Comme tout le monde, elle s’est trompée. Sur Bill Clinton. Sur certaines batailles internes au féminisme. Sur les jeunes électrices en 2016. Elle a aussi dû revenir sur des propos anciens concernant les personnes transgenres et a ensuite affirmé explicitement son soutien à leurs droits. Ce sont précisément ces contradictions qu’il faut conserver dans son histoire. Parce que Gloria Steinem n’a jamais été seule à faire le féminisme. Elle l’a raconté, organisé, médiatisé, popularisé. D’autres femmes l’ont construit avec elle, avant elle, contre elle parfois. Des femmes noires, lesbiennes, ouvrières, radicales, trans, jeunes, pauvres. Le mouvement qu’elle a contribué à rendre visible l’a également dépassée.
Et c’est peut-être là que se trouve son héritage le plus solide. Dans un pays où le droit à l’avortement est de nouveau une bataille, où les femmes restent minoritaires dans de nombreux lieux de pouvoir et où les violences sexistes n’ont pas disparu, la question que Steinem posait dans les années 1960 reste étrangement actuelle : qui possède le pouvoir de décider de la vie des femmes ?
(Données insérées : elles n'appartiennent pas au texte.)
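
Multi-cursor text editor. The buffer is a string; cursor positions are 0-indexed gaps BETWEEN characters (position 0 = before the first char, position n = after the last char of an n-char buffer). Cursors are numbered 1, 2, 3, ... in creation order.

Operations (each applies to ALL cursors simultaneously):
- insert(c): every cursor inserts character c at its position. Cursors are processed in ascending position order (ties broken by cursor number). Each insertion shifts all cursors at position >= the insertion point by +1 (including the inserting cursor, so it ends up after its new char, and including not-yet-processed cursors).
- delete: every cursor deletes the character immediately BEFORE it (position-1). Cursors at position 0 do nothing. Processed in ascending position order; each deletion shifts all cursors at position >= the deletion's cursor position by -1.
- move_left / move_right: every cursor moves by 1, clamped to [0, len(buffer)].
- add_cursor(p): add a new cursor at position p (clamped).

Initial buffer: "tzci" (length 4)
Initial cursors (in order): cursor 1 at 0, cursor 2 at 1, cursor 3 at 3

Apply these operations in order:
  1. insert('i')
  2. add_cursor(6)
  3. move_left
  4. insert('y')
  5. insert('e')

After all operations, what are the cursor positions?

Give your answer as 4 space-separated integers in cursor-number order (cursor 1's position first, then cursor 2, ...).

After op 1 (insert('i')): buffer="itizcii" (len 7), cursors c1@1 c2@3 c3@6, authorship 1.2..3.
After op 2 (add_cursor(6)): buffer="itizcii" (len 7), cursors c1@1 c2@3 c3@6 c4@6, authorship 1.2..3.
After op 3 (move_left): buffer="itizcii" (len 7), cursors c1@0 c2@2 c3@5 c4@5, authorship 1.2..3.
After op 4 (insert('y')): buffer="yityizcyyii" (len 11), cursors c1@1 c2@4 c3@9 c4@9, authorship 11.22..343.
After op 5 (insert('e')): buffer="yeityeizcyyeeii" (len 15), cursors c1@2 c2@6 c3@13 c4@13, authorship 111.222..34343.

Answer: 2 6 13 13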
Elle aura passé sa vie à déplacer la frontière entre l’intime et le politique, à répéter que le corps, le travail, l’argent, le couple ou la maternité n’étaient jamais de simples affaires privées. Et à rappeler, surtout, que les femmes ne pouvaient être libres tant qu’elles ne disposaient pas du pouvoir de décider pour elles-mêmes. Il reste ses combats, ses colères et ses contradictions : Playboy et ses « Bunnies », l’avortement clandestin qui transforma son engagement, Ms. et la bataille pour donner aux femmes leurs propres médias, son soutien à Hillary Clinton, sa défense de Bill Clinton, son mariage à 66 ans, mais aussi les critiques d’un féminisme parfois trop blanc, trop institutionnel, que d’autres générations et d’autres femmes allaient pousser à se réinventer.
Gloria Steinem n’aura donc pas laissé un modèle à reproduire. Elle aura laissé beaucoup mieux : un combat à poursuivre.